Here is some R syntax which may help to understand my problem

library(TraMineR)
library(TraMineRextras)

# Building sequence objects
data(biofam)

## Building one channel per type of event left, children or married
bf <- as.matrix(biofam[, 10:25])
children <-  bf==4 | bf==5 | bf==6
married <- bf == 2 | bf== 3 | bf==6
left <- bf==1 | bf==3 | bf==5 | bf==6

child.seq <- seqdef(children)
marr.seq <- seqdef(married)
left.seq <- seqdef(left)


# Create unsorted Sequence Index Plots
layout(matrix(c(1,2,3,4,4,4), 2, 3, byrow=TRUE), heights=c(3,1.5))
seqIplot(child.seq, title="Children", withlegend=FALSE)
seqIplot(marr.seq, title="Married", withlegend=FALSE)
seqIplot(left.seq, title="Left parents", withlegend=FALSE)
seqlegend(child.seq, horiz=TRUE, position="top", xpd=TRUE)


# Create sequence Index Plots sorted by alignment of first channel from beginning
mcsort.ch1 <- sortv(child.seq, start="beg")
layout(matrix(c(1,2,3,4,4,4), 2, 3, byrow=TRUE), heights=c(3,1.5))
seqIplot(child.seq, title="Children", sortv=mcsort.ch1, withlegend=FALSE)
seqIplot(marr.seq, title="Married", sortv=mcsort.ch1, withlegend=FALSE)
seqIplot(left.seq, title="Left parents", sortv=mcsort.ch1, withlegend=FALSE)
seqlegend(child.seq, horiz=TRUE, position="top", xpd=TRUE)

# Sequence Index Plots sorted by MDS scores of multi-channel distances

## Calculate multi-channel distances and MDS scores 
mcdist <- seqdistmc(channels=list(child.seq, marr.seq, left.seq),
                    method="OM", sm =list("TRATE", "TRATE", "TRATE"))
mcsort.mds <- cmdscale(mcdist, k=2, eig=TRUE)

## Create sequence Index Plots sorted by MDS scores of multi-channel distances
layout(matrix(c(1,2,3,4,4,4), 2, 3, byrow=TRUE), heights=c(3,1.5))
seqIplot(child.seq, title="Children", sortv=mcsort.mds$points[,1], withlegend=FALSE)
seqIplot(marr.seq, title="Married", sortv=mcsort.mds$points[,1], withlegend=FALSE)
seqIplot(left.seq, title="Left parents", sortv=mcsort.mds$points[,1], withlegend=FALSE)
seqlegend(child.seq, horiz=TRUE, position="top", xpd=TRUE)

Solution

  • I just stumbled upon the package seqHMM whose name suggests other purposes but which is able to sort multi-channel sequence objects.
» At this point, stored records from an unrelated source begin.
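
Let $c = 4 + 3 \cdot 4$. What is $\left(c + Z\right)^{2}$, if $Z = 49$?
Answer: $4225$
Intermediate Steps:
$c = 16$ ($c = 4 + 12 = 16$)
$\left(c + Z\right)^{2} = \left(16 + 49\right)^{2} = 65^{2} = 4225$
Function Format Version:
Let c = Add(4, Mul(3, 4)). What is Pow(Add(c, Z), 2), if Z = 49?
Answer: 4225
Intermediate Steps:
c = 16 (c = Add(4, 12) = 16)
Pow(Add(c, Z), 2) = Pow(Add(16, 49), 2) = Pow(65, 2) = 4225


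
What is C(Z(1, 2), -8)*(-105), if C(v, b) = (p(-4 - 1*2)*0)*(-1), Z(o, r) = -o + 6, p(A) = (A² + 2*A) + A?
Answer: 0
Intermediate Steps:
p(A) = A² + 3*A
Z(o, r) = 6 - o
C(v, b) = 0 (C(v, b) = (((-4 - 1*2)*(3 + (-4 - 1*2)))*0)*(-1) = (((-4 - 2)*(3 + (-4 - 2)))*0)*(-1) = (-6*(3 - 6)*0)*(-1) = (-6*(-3)*0)*(-1) = (18*0)*(-1) = 0*(-1) = 0)
C(Z(1, 2), -8)*(-105) = 0*(-105) = 0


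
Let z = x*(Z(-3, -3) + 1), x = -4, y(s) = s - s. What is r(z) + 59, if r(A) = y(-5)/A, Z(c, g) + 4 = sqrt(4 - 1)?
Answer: 59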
Thus, seqHMM is an answer to my first question. Here is an example code using seqHMM:

    library(TraMineR)
    library(seqHMM)
    
    # Building sequence objects
    data(biofam)
    
    ## Building one channel per type of event left, children or married
    bf <- as.matrix(biofam[, 10:25])
    children <-  bf==4 | bf==5 | bf==6
    married <- bf == 2 | bf== 3 | bf==6
    left <- bf==1 | bf==3 | bf==5 | bf==6
    
    child.seq <- seqdef(children)
    marr.seq <- seqdef(married)
    left.seq <- seqdef(left)
    
    mcplot <- ssp(list(child.seq, marr.seq, left.seq), 
                type = "I",title = "Sequence index plots",
                sortv = "from.start", sort.channel = 1,
                withlegend = FALSE, ylab.pos = c(1, 1.5, 1),
                ylab = c("Parenthood", "Marriage", "Residence"))
    plot(mcplot)
    

    You can find more about the abilities of the package in the following paper:
    Helske, Satu; Helske, Jouni (2016): Mixture Hidden Markov Models for Sequence Data: the seqHMM Package in R. Jyväskylä. Available online at https://cran.r-project.org/web/packages/seqHMM/vignettes/seqHMM.pdf.